- Interactive map of Noorsarai
- Coordinates: 25°16′26″N 85°27′25″E﻿ / ﻿25.27389°N 85.45694°E
- Country: India
- State: Bihar
- Founder: N/A

Population
- • Total: 15,000

Languages
- • Official: Magahi, Hindi
- Time zone: UTC+5:30 (IST)
- Postal code: 803113
- ISO 3166 code: IN-BR

= Noorsarai =

Noorsarai is a small town in Nalanda district of Bihar state in India. It is located on a highway joining the two capital cities Patna and Ranchi (capital of Jharkhand). Its distance from Patna is about 70 km.
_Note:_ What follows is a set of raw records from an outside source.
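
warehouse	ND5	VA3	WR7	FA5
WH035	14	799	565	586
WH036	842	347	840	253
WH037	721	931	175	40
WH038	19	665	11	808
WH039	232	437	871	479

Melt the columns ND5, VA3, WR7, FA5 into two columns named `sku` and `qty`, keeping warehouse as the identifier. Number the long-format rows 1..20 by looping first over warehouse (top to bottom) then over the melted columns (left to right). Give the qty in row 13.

20 rows total (5 × 4). Row 13: index ⌊(13-1)/4⌋ = 3 into warehouse → WH038; (13-1) mod 4 = 0 into the melted columns → ND5.
So row 13 is (WH038, ND5, 19); qty = 19.

19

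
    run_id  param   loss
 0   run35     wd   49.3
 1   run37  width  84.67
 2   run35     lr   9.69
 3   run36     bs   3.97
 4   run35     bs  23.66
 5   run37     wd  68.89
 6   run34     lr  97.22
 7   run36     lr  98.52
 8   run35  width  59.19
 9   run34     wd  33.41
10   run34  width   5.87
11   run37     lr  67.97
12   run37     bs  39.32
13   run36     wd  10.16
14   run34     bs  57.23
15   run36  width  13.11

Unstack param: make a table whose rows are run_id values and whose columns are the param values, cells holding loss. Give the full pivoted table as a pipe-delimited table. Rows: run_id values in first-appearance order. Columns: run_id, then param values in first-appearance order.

| run_id | wd | width | lr | bs |
| run35 | 49.3 | 59.19 | 9.69 | 23.66 |
| run37 | 68.89 | 84.67 | 67.97 | 39.32 |
| run36 | 10.16 | 13.11 | 98.52 | 3.97 |
| run34 | 33.41 | 5.87 | 97.22 | 57.23 |

Columns: run_id plus the 4 distinct param values (wd, width, lr, bs).
For example, row run35 column wd takes loss=49.3 from the long row (run35, wd).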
Noorsaria is located 13 km from the district headquarters of Bihar Sharif, and 20 km from the city Hilsa one of the 7 subdivisions of Nalanda District.
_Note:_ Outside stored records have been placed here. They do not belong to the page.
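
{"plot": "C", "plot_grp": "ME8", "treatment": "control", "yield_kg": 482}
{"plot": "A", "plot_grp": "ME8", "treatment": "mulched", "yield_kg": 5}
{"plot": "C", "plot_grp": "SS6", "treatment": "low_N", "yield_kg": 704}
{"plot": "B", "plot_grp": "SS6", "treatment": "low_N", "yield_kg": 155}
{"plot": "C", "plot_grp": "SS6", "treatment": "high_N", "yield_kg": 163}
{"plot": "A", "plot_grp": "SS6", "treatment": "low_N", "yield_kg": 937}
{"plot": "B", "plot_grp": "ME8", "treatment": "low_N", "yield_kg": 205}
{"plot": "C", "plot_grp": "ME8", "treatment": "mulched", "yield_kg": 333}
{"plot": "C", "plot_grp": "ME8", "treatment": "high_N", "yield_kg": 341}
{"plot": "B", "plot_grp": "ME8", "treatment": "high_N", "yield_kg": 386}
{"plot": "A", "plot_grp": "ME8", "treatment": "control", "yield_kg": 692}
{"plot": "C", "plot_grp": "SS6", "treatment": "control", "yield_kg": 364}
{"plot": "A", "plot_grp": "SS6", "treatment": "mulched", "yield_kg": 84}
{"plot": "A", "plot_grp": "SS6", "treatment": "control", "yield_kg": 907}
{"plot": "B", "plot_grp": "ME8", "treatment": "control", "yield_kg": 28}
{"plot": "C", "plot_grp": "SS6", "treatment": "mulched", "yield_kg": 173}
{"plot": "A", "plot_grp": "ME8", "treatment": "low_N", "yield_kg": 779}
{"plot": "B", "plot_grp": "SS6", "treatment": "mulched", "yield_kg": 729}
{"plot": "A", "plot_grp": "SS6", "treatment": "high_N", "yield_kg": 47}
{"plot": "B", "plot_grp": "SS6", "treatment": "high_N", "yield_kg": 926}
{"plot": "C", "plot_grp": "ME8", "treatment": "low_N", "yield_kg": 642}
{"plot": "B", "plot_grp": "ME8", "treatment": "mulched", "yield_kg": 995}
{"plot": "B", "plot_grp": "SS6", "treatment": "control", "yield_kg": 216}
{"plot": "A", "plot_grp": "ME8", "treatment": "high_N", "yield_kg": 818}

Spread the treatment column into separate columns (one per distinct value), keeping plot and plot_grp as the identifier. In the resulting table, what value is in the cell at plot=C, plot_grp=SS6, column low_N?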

Villages located in close proximity of Noorsarai included Chandasi, Kheman Bigha, Charuipar, Andhana, Muzaffarpur, Jalalpur, jolahpura, Tharthari. Amba nagar is the main market of the area.
Noorsarai market is one of the Major hub of agricultural machinery in Nalanda District of Bihar.

==Noorsaria Halt==
Noorsaria Halt railway station is located on the Fatuha-Biharsharif Railway line, The trains Fatuha-Rajgir Passenger, and Nawada-Patna Fast MEMU are daily running train with halts at Noorsarai.